Here is a very recent example not related to QFT or string theory. An important Connes' Embedding Conjecture from the theory of von Neumann algebras, has been apparently disproved by the arguments from Computer Science (quantum computing):
(The complete paper is not published yet, given its size, it will take some time to verity, but it has already 348 citations on Google Scholar at the time of this writing).
More examples (just a selection of those which I encountered during my career). All of these are examples of breakthroughs in pure mathematics inspired by physics.
In 1987, Zograf and Takhtadzhyan made a breakthrough in the classical accessory parameter problem of uniformization theory by proving a conjecture of physicists Belavin, Polyakov and Zamolodchikov inspired by string theory.
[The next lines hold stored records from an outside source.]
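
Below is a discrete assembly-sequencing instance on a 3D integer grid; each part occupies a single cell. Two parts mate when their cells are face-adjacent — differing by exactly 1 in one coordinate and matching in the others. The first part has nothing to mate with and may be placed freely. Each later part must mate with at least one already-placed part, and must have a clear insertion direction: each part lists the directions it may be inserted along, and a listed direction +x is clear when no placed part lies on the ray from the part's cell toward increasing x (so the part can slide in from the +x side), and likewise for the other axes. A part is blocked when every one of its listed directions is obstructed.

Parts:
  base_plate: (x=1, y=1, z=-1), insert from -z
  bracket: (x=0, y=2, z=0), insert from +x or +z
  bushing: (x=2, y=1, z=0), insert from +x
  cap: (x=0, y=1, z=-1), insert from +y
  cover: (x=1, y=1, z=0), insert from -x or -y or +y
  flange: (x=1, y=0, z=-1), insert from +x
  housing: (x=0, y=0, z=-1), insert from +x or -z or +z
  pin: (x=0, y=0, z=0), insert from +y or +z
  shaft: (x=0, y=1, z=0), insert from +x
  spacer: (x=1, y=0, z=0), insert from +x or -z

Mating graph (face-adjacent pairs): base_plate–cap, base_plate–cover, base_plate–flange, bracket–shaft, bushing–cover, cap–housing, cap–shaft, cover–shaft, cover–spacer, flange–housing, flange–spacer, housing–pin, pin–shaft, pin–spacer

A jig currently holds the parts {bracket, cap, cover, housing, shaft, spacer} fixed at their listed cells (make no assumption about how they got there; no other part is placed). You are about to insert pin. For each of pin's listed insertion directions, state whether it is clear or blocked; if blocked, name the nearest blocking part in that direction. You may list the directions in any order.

+y: nearest on ray is shaft@(0, 1, 0) ⇒ blocked
+z: ray from pin(0, 0, 0) has no placed part ⇒ clear

+y: blocked by shaft; +z: clear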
In 1993, Kari Astala proved the old conjecture of Gehring and Reich by using ``thermodynamic formalism''. The proof has been substantially simplified since, but still uses the main idea which comes from statistical physics. More generally "thermodynamic formalism" is a part of pure mathematics directly inspired by physics, see, for example this survey paper by David Ruelle on the influence of statistical mechanics on pure mathematics.
In the early 2000s Oded Schramm created the SLE theory (Stochastic Loewner Equation, aka Schramm-Loewner evolution) on the boundary of probability and complex analysis. It was directly inspired by questions from physics (statistical mechanics, percolation theory, Cardy formula).
In 2005, Mukhin, Tarasov and Varchenko proved the B. and M. Shapiro Conjecture from real enumerative geometry by unexpected argument from mathematical physics (Bethe-ansatz from statistical mechanics). In 2020 a surprising connection of this former Shapiro conjecture with SLE has been found (Peltola and Wang, https://arxiv.org/pdf/2006.08574 )
In cases 1,2,4, the initial problem had nothing to do with physics, and solving them by methods coming from physics was quite unexpected.
There are various opinions on this "unreasonable effectiveness of physics in pure mathematics", for example, Ruelle (loc. cit.) ascribes a deep philosophical meaning to it. Another opinion that I've heard is simply that "some physicists are very clever people, and when they start thinking of mathematics, they come with clever ideas" (this was proposed by V. G. Drinfeld when he was listening my talk on Astala's theorem).